Pro-democracy protesters held a sit-in in the arrivals hall of Hong Kong's airport. City leaders have said they will not concede to protesters' demands.
Around a thousand demonstrators staged a peaceful protest at Hong Kong Airport on Friday, handing out leaflets and carrying signs emblazoned with slogans in multiple languages aiming to build international support for Hong Kong's pro-democracy movement.
Mass demonstrations have gripped Hong Kong over the past two months, with millions of people taking to the streets in protests sparked by a controversial extradition bill, but which have evolved into a larger movement against the city's leadership.

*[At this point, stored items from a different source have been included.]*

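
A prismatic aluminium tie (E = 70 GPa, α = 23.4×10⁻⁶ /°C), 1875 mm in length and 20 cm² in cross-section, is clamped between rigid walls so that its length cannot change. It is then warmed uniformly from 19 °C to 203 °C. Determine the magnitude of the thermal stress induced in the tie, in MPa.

σ ≈ 301 MPa (compressive)

Because both ends are immovable the net strain is zero, and the suppressed thermal strain is αΔT = 23.4×10⁻⁶ × 184 = 4305.6×10⁻⁶.
σ = EαΔT = 70×10³ × 23.4×10⁻⁶ × 184 = 301.4 MPa (compressive; the tie is trying to expand).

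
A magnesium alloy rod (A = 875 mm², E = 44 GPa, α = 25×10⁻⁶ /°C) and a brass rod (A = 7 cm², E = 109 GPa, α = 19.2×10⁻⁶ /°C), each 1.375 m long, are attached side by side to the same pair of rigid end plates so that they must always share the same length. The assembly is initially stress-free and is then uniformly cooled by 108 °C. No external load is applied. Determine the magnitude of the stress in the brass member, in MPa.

σ ≈ 22.9 MPa (compressive)

Both members must finish at the same length. With the larger α, the magnesium alloy tends to over-contract; the plates restrain it, putting the magnesium alloy in tension and the brass in compression. With no external load the two internal forces are equal and opposite, magnitude P.
Setting the final lengths equal and cancelling L: (α₁ − α₂)ΔT = P/(A₁E₁) + P/(A₂E₂).
|α₁ − α₂|·ΔT = 5.8×10⁻⁶ × 108 = 0.0006264.
1/(A₁E₁) + 1/(A₂E₂) = 1/(875×44×10³) + 1/(700×109×10³) = 3.908×10⁻⁸ N⁻¹.
P = 0.0006264 / 3.908×10⁻⁸ = 16030 N = 16.03 kN.
σ_{brass} = P/A₂ = 16030/700 = 22.9 MPa, compressive.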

"We have made stickers, banners in over 16 languages, ranging from Japanese to Spanish," one demonstrator told Reuters news agency at the airport on Friday. "We want to spread our message internationally. We are not rioters. We are a group of Hong Kong people fighting for human rights and freedom."
Many of this summer's protests have descended into clashes with police.
'No concessions' to protesters
More demonstrations are planned across Hong Kong this weekend, amid fears of continued violent confrontations between police, demonstrators and counterdemonstrators.
On Friday, Hong Kong Chief Executive Carrie Lam told reporters that the city's executive would not bow to protesters' demands, and that her priority was to prevent violence.
"As far as a political solution is concerned, I don't think we should make concessions in order to silence the violent protesters," said Lam. "At this moment what is right for Hong Kong... is to stop the violence, and to say no to the chaotic situation that Hong Kong has experienced in the last few weeks, so that we can move on."
The demands include full withdrawal of the extradition bill, the creation of an independent committee to investigate alleged police brutality during the mass protests over the past two months, and direct election of the city's leadership, which is controlled by Beijing.
Economic impact of protests
Lam also warned of economic consequences for the Asian financial hub on Friday, saying two months of nearly constant demonstrations were starting to have an effect. She said that business leaders were expressing concerns of long-term impacts in discussion with city authorities.
"This is not a cyclical downturn," said Lam. "The downturn is coming very quickly. Some people have described it as coming like a tsunami ... the economic recovery will take a long time."
Hong Kong's tourism bureau has also reported the number of tourists to Hong Kong has dropped in recent weeks; more than 20 countries have issued travel advisories.